= Xerex Xaviera =

Adult column

Xerex Xaviera is an adult column in Abante tabloid that first started as a sex advice column in July, 1988 which was a creation of 5 young men. From a sex advice column, it has evolved into a literary column about sexual exploits and experiences of letter-senders and a platform for its readers' sexual fantasies.

==Overview==

Abante tabloid runs a column written by an anonymous Xerex Xaviera in 1988 for sex advices to letter senders. It has eventually evolved about sex exploits and experiences by supposed letter senders. The column was said to be the Filipino counterpart of the book by Xaviera Hollander Happy Hooker. The newspaper tabloid gains popularity as many adults are more buying the newspaper because of the stories from the Xerex Xaviera column.

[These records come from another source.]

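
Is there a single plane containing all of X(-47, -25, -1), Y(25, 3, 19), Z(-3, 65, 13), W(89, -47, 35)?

No

With X as base: XY = (72, 28, 20), XZ = (44, 90, 14), XW = (136, -22, 36).
XZ × XW = (3548, 320, -13208).
XY · (XZ × XW) = 256.
Since 256 ≠ 0, the four points are not coplanar.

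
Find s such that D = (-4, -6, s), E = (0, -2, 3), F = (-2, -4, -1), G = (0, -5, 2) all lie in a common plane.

The points are coplanar iff DE · (DF × DG) = 0.
Expanding, this is linear in s: (-6)s + (-30) = 0.
So s = -5.

-5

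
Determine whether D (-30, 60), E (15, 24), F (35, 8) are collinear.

Yes

DE = (45, -36), DF = (65, -52).
det[DE; DF] = (45)(-52) − (-36)(65) = 0.
The determinant is zero, so the points are collinear.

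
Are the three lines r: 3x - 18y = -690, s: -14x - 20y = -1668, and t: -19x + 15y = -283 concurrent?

Intersecting r and s: solving the 2×2 system gives (x, y) = (52, 47).
Substitute into t: (-19)(52) + (15)(47) = -283.
This equals -283, so (52, 47) lies on all three lines and they are concurrent.

Yes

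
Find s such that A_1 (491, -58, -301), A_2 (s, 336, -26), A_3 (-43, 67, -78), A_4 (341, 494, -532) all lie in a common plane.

Coplanarity ⇔ det[A_1A_2; A_1A_3; A_1A_4] = 0.
Expanding, this is linear in s: (-151971)s + (-63067965) = 0.
So s = -415.

-415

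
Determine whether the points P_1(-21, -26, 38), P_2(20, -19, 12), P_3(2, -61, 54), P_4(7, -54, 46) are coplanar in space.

A normal to the plane through P_1, P_2, P_3 is n = P_1P_2 × P_1P_3 = (-798, -1254, -1596).
The plane has equation n·P = -11286. For P_4: n·P_4 = -11286.
Equal, so P_4 lies in the plane and all four are coplanar.

Yes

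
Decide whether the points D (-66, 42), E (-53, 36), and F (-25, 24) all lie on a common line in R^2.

No

DE = (13, -6), DF = (41, -18).
Twice the signed area of △DEF is (13)(-18) − (-6)(41) = 12.
The area is nonzero, so the three points are not collinear.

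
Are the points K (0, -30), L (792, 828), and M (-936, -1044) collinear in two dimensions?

Yes

KL = (792, 858), KM = (-936, -1014).
Checking proportionality: KM = -13/11·KL, so the vectors are parallel and the points are collinear.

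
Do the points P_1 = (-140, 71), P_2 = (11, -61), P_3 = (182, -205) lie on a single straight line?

No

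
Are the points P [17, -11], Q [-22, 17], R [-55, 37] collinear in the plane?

PQ = (-39, 28), PR = (-72, 48).
Twice the signed area of △PQR is (-39)(48) − (28)(-72) = 144.
The area is nonzero, so the three points are not collinear.

No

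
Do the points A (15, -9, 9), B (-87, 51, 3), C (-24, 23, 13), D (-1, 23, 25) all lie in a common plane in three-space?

No

The four points are coplanar iff the 3×3 determinant with rows AB, AC, AD is zero.
Rows: (-102, 60, -6), (-39, 32, 4), (-16, 32, 16).
Expanding along the first row: (-102)(384) − (60)(-560) + (-6)(-736) = -1152.
Nonzero ⇒ not coplanar.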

In 2004, the tabloid stopped publishing the column when it shifted into an all family newspaper.

==Name origin==

The name Xerex Xaviera was coined by five young men. One of them was fond of reading Playboy magazine and Penthouse magazine and Xaviera Hollander was a writer that they admired. As they wanted to create a Filipino version of Xaviera Hollander. While thinking on how they would create a Filipino name for Xaviera Hollander, one of them proposed to just do a Xerox copy of Hollander's name. From the word Xerox they created the name Xerex, and thus the name Xerex Xaviera was created.

==Xerex film==
On April 30, 2003, Regal Films released a trilogy movie of the said adult tabloid column featuring Aubrey Miles, Ynez Veneracion, Jon Hall, Kalani Ferreria and Jake Roxas. The film was directed by Mel Chionglo. The movie is composed of three episodes as seen from the perspective of the fictional sex guru: "Kama" which is about a teenage girl's exploration of sexuality, "O" which is about an engaged woman's dalliances with a beach lifeguard and "Butas" which is about voyeurism through a hole in the wall.

The movie was promoted through a photo exhibit at the SM Megamall. However, the Movie and Television Review and Classification Board deemed the photos "too sexy and suggestive" and ordered its pullout.